Strength reduction method and its applications to collapse problems in geomechanics

This thesis presents a comprehensive study on the stability analysis of retaining structures and slope stabilization systems by integrating the Strength Reduction Method (SRM)—redefined in this thesis as the Resistance Reduction Method (RRM)—with Finite Element (FE) analysis. The research focuses on three critical systems: gravity retaining walls, embedded cantilever retaining walls (ECR walls), and pile-reinforced slopes (PRSs). By addressing limitations of traditional design methods—which often rely on predefined failure mechanisms and simplified material models—this work aims to provide a more accurate assessment of structural stability.

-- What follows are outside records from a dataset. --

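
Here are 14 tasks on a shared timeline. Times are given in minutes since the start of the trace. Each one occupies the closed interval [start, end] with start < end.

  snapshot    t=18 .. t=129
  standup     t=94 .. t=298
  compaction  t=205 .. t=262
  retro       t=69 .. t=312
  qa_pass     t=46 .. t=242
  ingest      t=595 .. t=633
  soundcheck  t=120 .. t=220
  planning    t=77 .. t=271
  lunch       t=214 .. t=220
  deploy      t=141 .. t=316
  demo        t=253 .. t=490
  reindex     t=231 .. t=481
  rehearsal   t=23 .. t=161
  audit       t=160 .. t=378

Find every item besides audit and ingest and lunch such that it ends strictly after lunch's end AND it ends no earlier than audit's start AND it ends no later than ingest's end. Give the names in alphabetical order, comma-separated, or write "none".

Conditions: its end is strictly after lunch's end (X.end > t=220) AND its end is no earlier than audit's start (X.end >= t=160) AND its end is no later than ingest's end (X.end <= t=633).
compaction: end t=262 > t=220? ✓; end t=262 >= t=160? ✓; end t=262 <= t=633? ✓ → yes.
demo: end t=490 > t=220? ✓; end t=490 >= t=160? ✓; end t=490 <= t=633? ✓ → yes.
deploy: end t=316 > t=220? ✓; end t=316 >= t=160? ✓; end t=316 <= t=633? ✓ → yes.
planning: end t=271 > t=220? ✓; end t=271 >= t=160? ✓; end t=271 <= t=633? ✓ → yes.
qa_pass: end t=242 > t=220? ✓; end t=242 >= t=160? ✓; end t=242 <= t=633? ✓ → yes.
rehearsal: end t=161 > t=220? ✗; end t=161 >= t=160? ✓; end t=161 <= t=633? ✓ → no.
reindex: end t=481 > t=220? ✓; end t=481 >= t=160? ✓; end t=481 <= t=633? ✓ → yes.
retro: end t=312 > t=220? ✓; end t=312 >= t=160? ✓; end t=312 <= t=633? ✓ → yes.
snapshot: end t=129 > t=220? ✗; end t=129 >= t=160? ✗; end t=129 <= t=633? ✓ → no.
soundcheck: end t=220 > t=220? ✗; end t=220 >= t=160? ✓; end t=220 <= t=633? ✓ → no.
standup: end t=298 > t=220? ✓; end t=298 >= t=160? ✓; end t=298 <= t=633? ✓ → yes.
Result: compaction, demo, deploy, planning, qa_pass, reindex, retro, standup.

compaction, demo, deploy, planning, qa_pass, reindex, retro, standup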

In the first part, the stability and factor of safety of gravity retaining walls are investigated using SRM-based FE analysis with advanced Two-Surface Plasticity (TSP) constitutive models. The study evaluates the minimum backfill relative density and wall width required for stability across various wall heights. The analyses do not presume specific failure modes; instead, collapse mechanisms emerge naturally from the simulations. Factors of safety calculated are compared with those from traditional limit equilibrium methods, revealing differences and offering practical implications for design.

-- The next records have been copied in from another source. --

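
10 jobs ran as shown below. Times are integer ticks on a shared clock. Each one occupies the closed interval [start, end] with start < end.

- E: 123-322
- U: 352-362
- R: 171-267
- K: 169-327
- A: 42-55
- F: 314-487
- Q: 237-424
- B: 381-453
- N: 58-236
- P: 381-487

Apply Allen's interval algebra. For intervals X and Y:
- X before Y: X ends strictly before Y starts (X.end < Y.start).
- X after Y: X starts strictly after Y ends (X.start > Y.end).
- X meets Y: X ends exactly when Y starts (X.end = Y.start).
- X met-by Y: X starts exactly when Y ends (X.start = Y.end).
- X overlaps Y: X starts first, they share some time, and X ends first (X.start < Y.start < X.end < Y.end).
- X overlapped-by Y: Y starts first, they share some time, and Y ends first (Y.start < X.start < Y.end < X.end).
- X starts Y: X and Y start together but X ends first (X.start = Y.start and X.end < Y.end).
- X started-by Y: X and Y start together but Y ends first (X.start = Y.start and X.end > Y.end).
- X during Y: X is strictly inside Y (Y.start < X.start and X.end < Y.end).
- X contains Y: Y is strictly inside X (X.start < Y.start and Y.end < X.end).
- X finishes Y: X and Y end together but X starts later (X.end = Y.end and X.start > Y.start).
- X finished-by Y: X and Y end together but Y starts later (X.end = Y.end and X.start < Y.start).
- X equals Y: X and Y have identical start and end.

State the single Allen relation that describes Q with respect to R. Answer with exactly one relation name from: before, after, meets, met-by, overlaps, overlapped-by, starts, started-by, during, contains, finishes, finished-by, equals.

Q = [237, 424]; R = [171, 267].
Compare endpoints: Q.start > R.start, Q.start < R.end, Q.end > R.start, Q.end > R.end.
That pattern is 'overlapped-by'.

overlapped-by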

In the second part, the stability analysis of ECR walls is conducted using the Resistance Reduction Method (RRM), which we introduce in this part to distinguish our approach from the traditional SRM. The RRM entails reducing the system's overall resistance by modifying soil properties, structural geometry, or other factors contributing to system stability. This underscores the comprehensive nature of our method, which addresses multiple aspects of soil-structure interaction to more accurately assess stability. Using RRM on ECR walls employs the TSP model to calculate the minimum embedment depth required for wall stability, considering various retained soil heights and soil relative density profiles. Comparisons with limit equilibrium analysis results and experimental data demonstrate the applicability of the method. The findings aim to assist in optimizing embedment depths, enhancing both safety and cost-effectiveness in design.

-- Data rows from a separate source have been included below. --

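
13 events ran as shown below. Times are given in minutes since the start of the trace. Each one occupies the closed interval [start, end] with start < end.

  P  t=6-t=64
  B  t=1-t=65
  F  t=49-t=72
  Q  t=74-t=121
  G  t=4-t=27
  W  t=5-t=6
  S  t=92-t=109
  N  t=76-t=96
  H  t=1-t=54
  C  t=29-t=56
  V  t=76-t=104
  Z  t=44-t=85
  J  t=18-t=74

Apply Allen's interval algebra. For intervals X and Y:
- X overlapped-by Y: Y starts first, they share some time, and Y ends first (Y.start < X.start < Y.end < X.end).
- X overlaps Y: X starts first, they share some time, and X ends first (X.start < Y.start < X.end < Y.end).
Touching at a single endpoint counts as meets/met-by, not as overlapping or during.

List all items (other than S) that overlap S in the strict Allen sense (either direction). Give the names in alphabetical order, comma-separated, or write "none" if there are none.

Target S = [t=92, t=109].
B [t=1, t=65] → before → no.
C [t=29, t=56] → before → no.
F [t=49, t=72] → before → no.
G [t=4, t=27] → before → no.
H [t=1, t=54] → before → no.
J [t=18, t=74] → before → no.
N [t=76, t=96] → overlaps → yes.
P [t=6, t=64] → before → no.
Q [t=74, t=121] → contains → no.
V [t=76, t=104] → overlaps → yes.
W [t=5, t=6] → before → no.
Z [t=44, t=85] → before → no.
Result: N, V.

N, V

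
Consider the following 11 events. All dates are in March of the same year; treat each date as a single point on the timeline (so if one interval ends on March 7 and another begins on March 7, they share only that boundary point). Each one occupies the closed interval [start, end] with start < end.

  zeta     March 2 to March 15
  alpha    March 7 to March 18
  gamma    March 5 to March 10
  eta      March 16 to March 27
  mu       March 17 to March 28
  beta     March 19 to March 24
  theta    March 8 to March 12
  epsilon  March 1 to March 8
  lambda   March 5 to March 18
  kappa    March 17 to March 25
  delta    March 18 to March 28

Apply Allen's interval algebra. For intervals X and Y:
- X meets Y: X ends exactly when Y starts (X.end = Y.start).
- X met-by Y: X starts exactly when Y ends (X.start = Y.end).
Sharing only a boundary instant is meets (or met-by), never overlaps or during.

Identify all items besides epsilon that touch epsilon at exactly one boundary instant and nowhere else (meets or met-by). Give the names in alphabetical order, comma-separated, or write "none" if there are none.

theta

Target epsilon = [March 1, March 8].
alpha [March 7, March 18] → overlapped-by → no.
beta [March 19, March 24] → after → no.
delta [March 18, March 28] → after → no.
eta [March 16, March 27] → after → no.
gamma [March 5, March 10] → overlapped-by → no.
kappa [March 17, March 25] → after → no.
lambda [March 5, March 18] → overlapped-by → no.
mu [March 17, March 28] → after → no.
theta [March 8, March 12] → met-by → yes.
zeta [March 2, March 15] → overlapped-by → no.
Result: theta.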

The third part explores the stability of PRSs using the RRM-FE approach. The study investigates soil-structure interaction across various pile spacing-to-diameter (s/D) ratios. The research provides a comprehensive validation strategy for RRM-based FE analysis through comparisons with conventional methods, offering insights into PRS mechanics and informing design strategies for slope stabilization projects.

Overall, this thesis applies numerical methods to analyze the stability of retaining structures and slopes, offering a more realistic assessment without relying on predefined failure modes. The findings have implications for the design and construction gravity retaining walls, ECR walls, and PRSs, with potential improvements in structural stability and design optimization.